The chemical cascade which allows our blood to clot is one of my favorite examples of irreducible complexity. If you think about it, the fact that our blood clots is quite odd. In general, if you puncture a pressurized tube containing liquid (which is what a blood vessel is), the liquid drains out until none is left. In fact, that is what happens to hemophiliacs. Yet, for most people, a cut is no big deal because we can take it for granted that within a few minutes a scab will form to stop the bleeding. This is because of a highly complex biochemical chain reaction which takes place within our blood. There is literally no space to detail here the convoluted chemical cascade which keeps you from bleeding to death every time you get a paper cut, but you can read a longer description of this and other irreducibly complex biochemical systems in Darwin’s Black Box by Michael Behe. For our purposes, I’ll simply point you to this little diagram which summarizes the blood clotting process (source):

Blood clotting cascade

Blood clotting requires more than a dozen proteins and enzymes to activate one another, modify one another, stick together and pull apart, all in precisely calibrated dance which, if it went wrong, would either leave the wound to bleed dry or, alternately, would cause the entire blood supply to coagulate, causing a massive heart attack. Taken piece by piece, the individual components do no good, and most of the parts are needed before the system can work at all. In other words, it’s an irreducibly complex system and there is absolutely no way for evolution to explain it. (And evolutionists haven’t, though they keep trying.)

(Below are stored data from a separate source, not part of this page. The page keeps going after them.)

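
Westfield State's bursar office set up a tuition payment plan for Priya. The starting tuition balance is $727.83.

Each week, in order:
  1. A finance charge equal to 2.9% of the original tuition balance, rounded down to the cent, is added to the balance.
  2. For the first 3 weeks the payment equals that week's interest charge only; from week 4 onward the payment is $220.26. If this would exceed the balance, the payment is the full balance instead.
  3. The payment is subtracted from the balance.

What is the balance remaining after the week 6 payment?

$130.35

Week 1: opening $727.83; interest $21.10 → $748.93; payment $21.10; balance $727.83
Week 2: opening $727.83; interest $21.10 → $748.93; payment $21.10; balance $727.83
Week 3: opening $727.83; interest $21.10 → $748.93; payment $21.10; balance $727.83
Week 4: opening $727.83; interest $21.10 → $748.93; payment $220.26; balance $528.67
Week 5: opening $528.67; interest $21.10 → $549.77; payment $220.26; balance $329.51
Week 6: opening $329.51; interest $21.10 → $350.61; payment $220.26; balance $130.35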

Exactly what constitutes an irreducibly complex biological system is debatable, but scientists have proposed quite a few possibilities, like bacterial cilia and flagella, human eyesight and elements of the immune system, and even the cellular structures I mentioned above. If even a single one of these systems truly cannot be explained by the evolutionary process, then, once again, we are left with something which testifies that it must have been designed—and we all know that design requires a designer.